Wednesday, May 4, 2011

StarWars


It's quite possible that there hasn't been a truly great Star Wars game since BioWare's fantastically involving 2003 role-playing adventure, Knights of the Old Republic. Sure, Lego Star Wars was cute, clever and funny; it also revived interest in plastic building bricks and spawned a whole new genre of co-op family-friendly platformers. But its repetitive structure and lolloping camera annoyed some critics. Lego Star Wars III: Clone Wars has attracted even more scorn.
As with the movies, most veteran gamers agree that the Star Wars heyday is both long ago and far, far away – though there are different periods that they pine for. Some remember the old school arcade cabinets, specifically Atari's beautiful sit-in Star Wars game with its sparse vector graphics and memorable sound samples. Others loved the robust Super Star Wars action titles of the SNES era; while PC owners will recall the flood of space combat sims in the mid-nineties, peaking with X-wing versus TIE Fighter and its awesome multiplayer mode.
All of those titles, perhaps due to their more abstract nature and adherence to the tropes of the original trilogy, seemed to me to capture more of the essence of the movies than anything since. So what needs to be done to bring Star Wars back to the top of the gaming agenda? Obviously BioWare may turn things around again with its long-awaited massively-multiplayer epic, Old Republic. But until then, here are five suggestions for the decision makers at Skywalker Ranch...
1. Make a Han Solo game
Come on, this is obvious isn't it? The charismatic bright spark of the entire fiction has never figured significantly in a Star Wars action adventure. Instead, we've had anonymous chancers like Kyle Katarn and Galen Marek, identikit protagonists whose own parents would have trouble picking them out of a line-up. Okay, I know LucasArts are never going to get Harrison Ford to agree on a likeness, or to provide voice acting, but as long as we have the black waistcoat, Corellian Bloodstripes and rakish charm we're fine.

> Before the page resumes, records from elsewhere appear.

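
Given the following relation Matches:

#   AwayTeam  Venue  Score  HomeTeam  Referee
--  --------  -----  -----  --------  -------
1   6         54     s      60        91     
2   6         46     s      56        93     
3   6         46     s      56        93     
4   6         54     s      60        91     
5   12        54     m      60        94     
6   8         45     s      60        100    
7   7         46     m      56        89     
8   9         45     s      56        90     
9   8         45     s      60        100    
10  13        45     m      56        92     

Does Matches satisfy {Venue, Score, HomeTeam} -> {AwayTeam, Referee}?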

2. Stick to the original trilogy timeline
The pre-Episode IV timeline is a yawning gulf of endless over-complex machinations and mystifying subterfuges; this is what happens when narrative is decided on by a community of canonical accountants rather than a singular vision. From A New Hope onwards we have an evocative, empathetic story of brave individuals fighting against a cruel impersonal empire; it is – as Lucas always intended – the stuff of Joseph Campbell and Akira Kurosawa. Everything before it is trade union politics and one good battle.
3. Be Rockstar
GTA, Red Dead, LA Noire... say what you like about Rockstar, those guys know how to craft an epic narrative experience that sits within a palpable, engaging and explorable world. Star Wars: The Force Unleashed provided some beautiful-looking environments but kept them at lightsaber's length, forcing us down a corridor of repetitive action. Between missions, I want to engage with the world; most of all, I want to burst into the Moss Eisley cantina, smash walrus face in his horrible gob, then spend loads of cash on customisable power converters.
4. Be funny
Who decided that Star Wars games had to be so po-faced? Samuel Witwer, bless him, does his best to lend some boyish wit to The Force Unleashed, but it all falls flat amid the incessant (dilusions of) grandeur. Let's face it, Star Wars is ludicrous, LucasArts needs to just go with that. Maybe Seth Green and Matthew Senreich should be brought in as consultant designers.
5. Re-discover 1977
Everything we love about Star Wars comes from the excitement surrounding the original movie. Instead of slavishly adhering to the bloated encyclopaedia that the series has become, the developers of the next title need to be sat in a room with some behind the scenes footage of George in his flares and fright beard, loafing about in the Tunisian desert like some dopish acid casualty on a gap year odyssey. They need to see the kids with big hair queuing all day outside single-screen cinemas; they need to handle the original toys (not stare at them in their mint condition boxes); they need to understand the hippyish iconography of the early Ralph McQuarrie art. Before Star Wars was a franchise, it was a fantasy film about galactic adventures and space monsters and how nothing could replace a good blaster by your side, kid. Bring that back, and you're sorted.